Parents fault teachers on autism awareness

Parents fault teachers on autism awareness

By KATE WALSH

Oct. 9, 2013, 5:03 a.m.

Two-thirds of parents with a teenager with autism spectrum disorder don’t believe educators are well informed about the condition, a report from Autism Spectrum Australia has found.

The We Belong Too report, released today, found teenagers with ASD needed more support in the classroom dealing with issues such as stress and bullying.

It surveyed 100 students aged between 12 and 17 on the high-functioning end of the ASD spectrum and 65 parents of a teenager with ASD. Most children in the survey attended mainstream schools.

Almost three-quarters of the students said they had difficulty concentrating in class and over 60 per cent said they needed more support completing their homework and in-class work.

While only 49 per cent of parents thought their child needed more support developing concentration skills, 66 per cent didn’t think teachers knew enough about ASD.

Dr Debra Costley, director of Aspect Practice for Autism Spectrum Australia and lead researcher on the report, said it was surprising how open students were about needing extra assistance.

“I was hoping things would have improved with this group because we have done a lot of work with school teachers and schools to give them information and support, so to find young people are still telling us they are struggling in schools is quite interesting,” she said.

“That’s why it’s really important to ask these students what their views are, because if we just asked their parents we would get a different answer.”

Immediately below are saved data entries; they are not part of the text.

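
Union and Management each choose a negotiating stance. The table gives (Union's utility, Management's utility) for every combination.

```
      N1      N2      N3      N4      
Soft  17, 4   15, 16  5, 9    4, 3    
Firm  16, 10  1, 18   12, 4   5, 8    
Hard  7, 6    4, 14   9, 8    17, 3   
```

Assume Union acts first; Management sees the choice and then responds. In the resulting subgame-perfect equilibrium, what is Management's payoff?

Management best-responds to each possible Union move:
- Soft: BR = N2, leader payoff 15.
- Firm: BR = N2, leader payoff 1.
- Hard: BR = N2, leader payoff 4.
Union's induced payoffs are 15, 1, 4, so Union commits to Soft. Subgame-perfect outcome: (Soft, N2) with payoffs (15, 16).

16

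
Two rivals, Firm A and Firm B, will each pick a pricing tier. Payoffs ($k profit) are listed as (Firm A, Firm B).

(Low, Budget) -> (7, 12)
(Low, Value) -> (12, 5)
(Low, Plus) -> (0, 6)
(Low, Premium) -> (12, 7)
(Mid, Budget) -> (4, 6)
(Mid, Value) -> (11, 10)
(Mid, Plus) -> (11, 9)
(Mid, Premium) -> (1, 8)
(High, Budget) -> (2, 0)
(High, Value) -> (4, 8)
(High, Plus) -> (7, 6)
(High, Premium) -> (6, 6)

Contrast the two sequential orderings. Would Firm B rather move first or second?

first

If Firm A leads: Firm B's best replies are Low→Budget, Mid→Value, High→Value; Firm A's induced payoffs 7, 11, 4; outcome (Mid, Value), payoffs (11, 10).
If Firm B leads: Firm A's best replies are Budget→Low, Value→Low, Plus→Mid, Premium→Low; Firm B's induced payoffs 12, 5, 9, 7; outcome (Low, Budget), payoffs (7, 12).
Firm B gets 12 moving first and 10 moving second, so Firm B prefers to move first.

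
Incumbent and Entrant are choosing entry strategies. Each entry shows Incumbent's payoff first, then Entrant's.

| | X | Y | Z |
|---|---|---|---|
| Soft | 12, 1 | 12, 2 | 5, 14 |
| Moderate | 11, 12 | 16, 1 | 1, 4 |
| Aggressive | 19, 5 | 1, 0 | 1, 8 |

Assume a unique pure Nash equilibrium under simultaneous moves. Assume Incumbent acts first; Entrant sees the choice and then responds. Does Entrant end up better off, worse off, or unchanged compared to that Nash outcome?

Solve by backward induction (Incumbent leads).
- Soft: Entrant compares 1, 2, 14 and picks Z; Incumbent would get 5.
- Moderate: Entrant compares 12, 1, 4 and picks X; Incumbent would get 11.
- Aggressive: Entrant compares 5, 0, 8 and picks Z; Incumbent would get 1.
Incumbent's induced payoffs are 5, 11, 1, so Incumbent commits to Moderate. Subgame-perfect outcome: (Moderate, X) with payoffs (11, 12).
Under simultaneous play:
Incumbent's best replies: X→Aggressive; Y→Moderate; Z→Soft.
Entrant's best replies: Soft→Z; Moderate→X; Aggressive→Z.
The unique mutual best reply is (Soft, Z), giving (5, 14).
Entrant earns 12 sequentially versus 14 at the Nash outcome: worse off.

worse off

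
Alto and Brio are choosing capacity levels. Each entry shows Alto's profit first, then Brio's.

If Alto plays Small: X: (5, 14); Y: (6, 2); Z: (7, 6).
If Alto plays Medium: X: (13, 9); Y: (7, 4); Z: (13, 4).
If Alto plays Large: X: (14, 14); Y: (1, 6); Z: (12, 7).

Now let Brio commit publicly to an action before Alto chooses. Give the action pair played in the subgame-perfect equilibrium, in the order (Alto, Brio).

Backward induction with Brio moving first.
- X → Alto plays Large (best of 5, 13, 14); Brio gets 14.
- Y → Alto plays Medium (best of 6, 7, 1); Brio gets 4.
- Z → Alto plays Medium (best of 7, 13, 12); Brio gets 4.
Among 14, 4, 4, the best is 14 at X. Subgame-perfect outcome: (Large, X) with payoffs (14, 14).

(Large, X)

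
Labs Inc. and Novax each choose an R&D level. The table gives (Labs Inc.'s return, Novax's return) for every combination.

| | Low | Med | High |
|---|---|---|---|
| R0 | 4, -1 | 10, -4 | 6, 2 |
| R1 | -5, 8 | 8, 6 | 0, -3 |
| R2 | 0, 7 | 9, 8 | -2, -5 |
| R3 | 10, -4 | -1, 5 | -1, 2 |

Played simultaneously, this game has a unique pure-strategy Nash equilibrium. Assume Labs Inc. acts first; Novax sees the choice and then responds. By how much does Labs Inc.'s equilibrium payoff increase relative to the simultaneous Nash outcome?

Work backward from Novax's decision.
- R0: Novax compares -1, -4, 2 and picks High; Labs Inc. would get 6.
- R1: Novax compares 8, 6, -3 and picks Low; Labs Inc. would get -5.
- R2: Novax compares 7, 8, -5 and picks Med; Labs Inc. would get 9.
- R3: Novax compares -4, 5, 2 and picks Med; Labs Inc. would get -1.
Among 6, -5, 9, -1, the best is 9 at R2. Subgame-perfect outcome: (R2, Med) with payoffs (9, 8).
Under simultaneous play:
Labs Inc.'s best replies: Low→R3; Med→R0; High→R0.
Novax's best replies: R0→High; R1→Low; R2→Med; R3→Med.
The unique mutual best reply is (R0, High), giving (6, 2).
Labs Inc.'s commitment gain: 9 − 6 = 3.

3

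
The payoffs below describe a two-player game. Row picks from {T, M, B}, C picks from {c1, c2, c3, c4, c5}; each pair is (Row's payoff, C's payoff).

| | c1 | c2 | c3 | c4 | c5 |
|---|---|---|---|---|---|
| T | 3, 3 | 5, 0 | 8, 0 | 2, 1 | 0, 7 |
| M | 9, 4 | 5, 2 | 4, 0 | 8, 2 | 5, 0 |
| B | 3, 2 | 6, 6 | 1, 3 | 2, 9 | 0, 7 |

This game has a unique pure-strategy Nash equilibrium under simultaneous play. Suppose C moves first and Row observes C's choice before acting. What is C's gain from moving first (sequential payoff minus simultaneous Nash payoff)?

Row best-responds to each possible C move:
- c1 → Row plays M (best of 3, 9, 3); C gets 4.
- c2 → Row plays B (best of 5, 5, 6); C gets 6.
- c3 → Row plays T (best of 8, 4, 1); C gets 0.
- c4 → Row plays M (best of 2, 8, 2); C gets 2.
- c5 → Row plays M (best of 0, 5, 0); C gets 0.
C's induced payoffs are 4, 6, 0, 2, 0, so C commits to c2. Subgame-perfect outcome: (B, c2) with payoffs (6, 6).
For the simultaneous game, intersect best replies.
Row's best replies: c1→M; c2→B; c3→T; c4→M; c5→M.
C's best replies: T→c5; M→c1; B→c4.
Only (M, c1) has each player best-responding; Nash payoffs (9, 4).
C's commitment gain: 6 − 4 = 2.

2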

Stress was the number one mental health concern for the students and more than half said they needed extra help to deal with bullying and discrimination. Close to 60 per cent said they needed more support making friends, but a common comment was that their friendships were the best part of school.

Bruce Rowles, principal at Aspect South Coast School, said while he wasn’t surprised teenagers with ASD wanted more assistance in and out of the classroom, mainstream schools worked hard to provide all students with a supportive environment.